Die Pflicht zur Substantiierung der Möglichkeit einer verfassungsrechtlichen Verletzung durch die öffentliche Gewalt obliegt dem Beschwerdeführer und ist Zulässigkeitsvoraussetzung.
Erfüllt die Eingabe nicht die nach §§18 Abs.1 Satz2, §55 Abs.1 und Abs.4 VerfGHG geforderten Darlegungspflichten, ist die Beschwerde zurückzuweisen.

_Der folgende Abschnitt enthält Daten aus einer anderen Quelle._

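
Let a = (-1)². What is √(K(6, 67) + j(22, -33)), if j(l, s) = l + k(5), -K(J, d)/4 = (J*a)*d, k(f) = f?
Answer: I*√1581 ≈ 39.762*I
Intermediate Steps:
a = 1
K(J, d) = -4*J*d (K(J, d) = -4*J*1*d = -4*J*d)
j(l, s) = 5 + l (j(l, s) = l + 5 = 5 + l)
√(K(6, 67) + j(22, -33)) = √(-4*6*67 + (5 + 22)) = √(-1608 + 27) = √(-1581) = I*√1581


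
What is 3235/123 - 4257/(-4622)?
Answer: 15475781/568506 ≈ 27.222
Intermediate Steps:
3235/123 - 4257/(-4622) = 3235*(1/123) - 4257*(-1/4622) = 3235/123 + 4257/4622 = 15475781/568506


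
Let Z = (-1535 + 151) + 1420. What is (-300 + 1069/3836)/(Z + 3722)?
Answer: -1149731/14415688 ≈ -0.079756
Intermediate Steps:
Z = 36 (Z = -1384 + 1420 = 36)
(-300 + 1069/3836)/(Z + 3722) = (-300 + 1069/3836)/(36 + 3722) = (-300 + 1069*(1/3836))/3758 = (-300 + 1069/3836)*(1/3758) = -1149731/3836*1/3758 = -1149731/14415688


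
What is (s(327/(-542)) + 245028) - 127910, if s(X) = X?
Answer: 63477629/542 ≈ 1.1712e+5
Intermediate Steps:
(s(327/(-542)) + 245028) - 127910 = (327/(-542) + 245028) - 127910 = (327*(-1/542) + 245028) - 127910 = (-327/542 + 245028) - 127910 = 132804849/542 - 127910 = 63477629/542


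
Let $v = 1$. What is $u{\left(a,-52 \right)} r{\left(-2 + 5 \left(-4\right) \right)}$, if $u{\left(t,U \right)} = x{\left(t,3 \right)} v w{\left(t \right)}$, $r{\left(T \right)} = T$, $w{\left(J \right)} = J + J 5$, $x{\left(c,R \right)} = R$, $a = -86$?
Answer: $34056$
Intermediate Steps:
$w{\left(J \right)} = 6 J$ ($w{\left(J \right)} = J + 5 J = 6 J$)
$u{\left(t,U \right)} = 18 t$ ($u{\left(t,U \right)} = 3 \cdot 1 \cdot 6 t = 3 \cdot 6 t = 18 t$)
$u{\left(a,-52 \right)} r{\left(-2 + 5 \left(-4\right) \right)} = 18 \left(-86\right) \left(-2 + 5 \left(-4\right)\right) = - 1548 \left(-2 - 20\right) = \left(-1548\right) \left(-22\right) = 34056$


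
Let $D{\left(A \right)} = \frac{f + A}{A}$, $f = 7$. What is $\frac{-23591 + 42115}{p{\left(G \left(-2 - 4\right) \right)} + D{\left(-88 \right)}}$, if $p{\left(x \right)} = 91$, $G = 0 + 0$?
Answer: $\frac{1630112}{8089} \approx 201.52$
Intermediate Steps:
$G = 0$
$D{\left(A \right)} = \frac{7 + A}{A}$
$\frac{-23591 + 42115}{p{\left(G \left(-2 - 4\right) \right)} + D{\left(-88 \right)}} = \frac{-23591 + 42115}{91 + \frac{7 - 88}{-88}} = \frac{18524}{91 - - \frac{81}{88}} = \frac{18524}{91 + \frac{81}{88}} = \frac{18524}{\frac{8089}{88}} = 18524 \cdot \frac{88}{8089} = \frac{1630112}{8089}$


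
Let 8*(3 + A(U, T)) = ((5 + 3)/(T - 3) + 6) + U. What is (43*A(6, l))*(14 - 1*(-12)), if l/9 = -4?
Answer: -5117/3 ≈ -1705.7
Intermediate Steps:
l = -36 (l = 9*(-4) = -36)
A(U, T) = -9/4 + 1/(-3 + T) + U/8 (A(U, T) = -3 + (((5 + 3)/(T - 3) + 6) + U)/8 = -3 + ((8/(-3 + T) + 6) + U)/8 = -3 + ((6 + 8/(-3 + T)) + U)/8 = -3 + (6 + U + 8/(-3 + T))/8 = -3 + (¾ + 1/(-3 + T) + U/8) = -9/4 + 1/(-3 + T) + U/8)
(43*A(6, l))*(14 - 1*(-12)) = (43*((62 - 18*(-36) - 3*6 - 36*6)/(8*(-3 - 36))))*(14 - 1*(-12)) = (43*((⅛)*(62 + 648 - 18 - 216)/(-39)))*(14 + 12) = (43*((⅛)*(-1/39)*476))*26 = (43*(-119/78))*26 = -5117/78*26 = -5117/3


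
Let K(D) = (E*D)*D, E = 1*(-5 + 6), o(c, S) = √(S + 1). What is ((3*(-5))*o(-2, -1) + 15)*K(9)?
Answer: 1215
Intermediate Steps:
o(c, S) = √(1 + S)
E = 1 (E = 1*1 = 1)
K(D) = D² (K(D) = (1*D)*D = D*D = D²)
((3*(-5))*o(-2, -1) + 15)*K(9) = ((3*(-5))*√(1 - 1) + 15)*9² = (-15*√0 + 15)*81 = (-15*0 + 15)*81 = (0 + 15)*81 = 15*81 = 1215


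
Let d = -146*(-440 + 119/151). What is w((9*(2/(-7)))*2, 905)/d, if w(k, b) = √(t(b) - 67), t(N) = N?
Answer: 151*√838/9682866 ≈ 0.00045143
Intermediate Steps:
w(k, b) = √(-67 + b) (w(k, b) = √(b - 67) = √(-67 + b))
d = 9682866/151 (d = -146*(-440 + 119*(1/151)) = -146*(-440 + 119/151) = -146*(-66321/151) = 9682866/151 ≈ 64125.)
w((9*(2/(-7)))*2, 905)/d = √(-67 + 905)/(9682866/151) = √838*(151/9682866) = 151*√838/9682866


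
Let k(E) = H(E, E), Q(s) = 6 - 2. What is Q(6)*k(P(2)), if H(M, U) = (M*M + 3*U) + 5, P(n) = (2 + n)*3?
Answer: 740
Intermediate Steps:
Q(s) = 4
P(n) = 6 + 3*n
H(M, U) = 5 + M² + 3*U (H(M, U) = (M² + 3*U) + 5 = 5 + M² + 3*U)
k(E) = 5 + E² + 3*E
Q(6)*k(P(2)) = 4*(5 + (6 + 3*2)² + 3*(6 + 3*2)) = 4*(5 + (6 + 6)² + 3*(6 + 6)) = 4*(5 + 12² + 3*12) = 4*(5 + 144 + 36) = 4*185 = 740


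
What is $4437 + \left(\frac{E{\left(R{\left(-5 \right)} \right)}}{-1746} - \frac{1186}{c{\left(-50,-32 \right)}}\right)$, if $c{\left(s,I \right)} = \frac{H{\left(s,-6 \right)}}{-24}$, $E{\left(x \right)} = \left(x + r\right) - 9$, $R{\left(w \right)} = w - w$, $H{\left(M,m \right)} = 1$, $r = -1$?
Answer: $\frac{28722578}{873} \approx 32901.0$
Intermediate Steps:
$R{\left(w \right)} = 0$
$E{\left(x \right)} = -10 + x$ ($E{\left(x \right)} = \left(x - 1\right) - 9 = \left(-1 + x\right) - 9 = -10 + x$)
$c{\left(s,I \right)} = - \frac{1}{24}$ ($c{\left(s,I \right)} = 1 \frac{1}{-24} = 1 \left(- \frac{1}{24}\right) = - \frac{1}{24}$)
$4437 + \left(\frac{E{\left(R{\left(-5 \right)} \right)}}{-1746} - \frac{1186}{c{\left(-50,-32 \right)}}\right) = 4437 + \left(\frac{-10 + 0}{-1746} - \frac{1186}{- \frac{1}{24}}\right) = 4437 - - \frac{24849077}{873} = 4437 + \left(\frac{5}{873} + 28464\right) = 4437 + \frac{24849077}{873} = \frac{28722578}{873}$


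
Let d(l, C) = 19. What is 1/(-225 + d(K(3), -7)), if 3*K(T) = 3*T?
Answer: -1/206 ≈ -0.0048544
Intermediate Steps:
K(T) = T (K(T) = (3*T)/3 = T)
1/(-225 + d(K(3), -7)) = 1/(-225 + 19) = 1/(-206) = -1/206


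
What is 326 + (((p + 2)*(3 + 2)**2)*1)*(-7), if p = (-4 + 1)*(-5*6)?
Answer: -15774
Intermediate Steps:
p = 90 (p = -3*(-30) = 90)
326 + (((p + 2)*(3 + 2)**2)*1)*(-7) = 326 + (((90 + 2)*(3 + 2)**2)*1)*(-7) = 326 + ((92*5**2)*1)*(-7) = 326 + ((92*25)*1)*(-7) = 326 + (2300*1)*(-7) = 326 + 2300*(-7) = 326 - 16100 = -15774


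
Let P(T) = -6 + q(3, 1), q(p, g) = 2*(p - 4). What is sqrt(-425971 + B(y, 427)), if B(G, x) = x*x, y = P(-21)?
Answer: I*sqrt(243642) ≈ 493.6*I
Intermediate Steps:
q(p, g) = -8 + 2*p (q(p, g) = 2*(-4 + p) = -8 + 2*p)
P(T) = -8 (P(T) = -6 + (-8 + 2*3) = -6 + (-8 + 6) = -6 - 2 = -8)
y = -8
B(G, x) = x**2
sqrt(-425971 + B(y, 427)) = sqrt(-425971 + 427**2) = sqrt(-425971 + 182329) = sqrt(-243642) = I*sqrt(243642)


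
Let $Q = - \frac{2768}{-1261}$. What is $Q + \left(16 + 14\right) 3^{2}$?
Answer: $\frac{343238}{1261} \approx 272.2$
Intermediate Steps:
$Q = \frac{2768}{1261}$ ($Q = \left(-2768\right) \left(- \frac{1}{1261}\right) = \frac{2768}{1261} \approx 2.1951$)
$Q + \left(16 + 14\right) 3^{2} = \frac{2768}{1261} + \left(16 + 14\right) 3^{2} = \frac{2768}{1261} + 30 \cdot 9 = \frac{2768}{1261} + 270 = \frac{343238}{1261}$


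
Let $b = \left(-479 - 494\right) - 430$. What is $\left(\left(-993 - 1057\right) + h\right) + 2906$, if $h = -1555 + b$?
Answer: $-2102$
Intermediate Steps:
$b = -1403$ ($b = -973 - 430 = -1403$)
$h = -2958$ ($h = -1555 - 1403 = -2958$)
$\left(\left(-993 - 1057\right) + h\right) + 2906 = \left(\left(-993 - 1057\right) - 2958\right) + 2906 = \left(-2050 - 2958\right) + 2906 = -5008 + 2906 = -2102$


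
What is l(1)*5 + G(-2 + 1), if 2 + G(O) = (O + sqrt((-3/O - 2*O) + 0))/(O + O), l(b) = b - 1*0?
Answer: 7/2 - sqrt(5)/2 ≈ 2.3820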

Allgemeine oder pauschale Vorwürfe gegen staatliches Handeln genügen nicht zur Begründung der Möglichkeit einer konkreten Verfassungsverletzung.
Tenor
Die Verfassungsbeschwerde wird als unzulässig zurückgewiesen, weil die Möglichkeit der Verletzung der Beschwerdeführerin in einem ihrer in der Landesverfassung enthaltenen Rechte durch die öffentliche Gewalt des Landes Nordrhein-Westfalen nicht dargelegt ist (vgl. § 18 Abs. 1 Satz 2 Halbs. 1, § 55 Abs. 1 Satz 1 und Abs. 4 VerfGHG).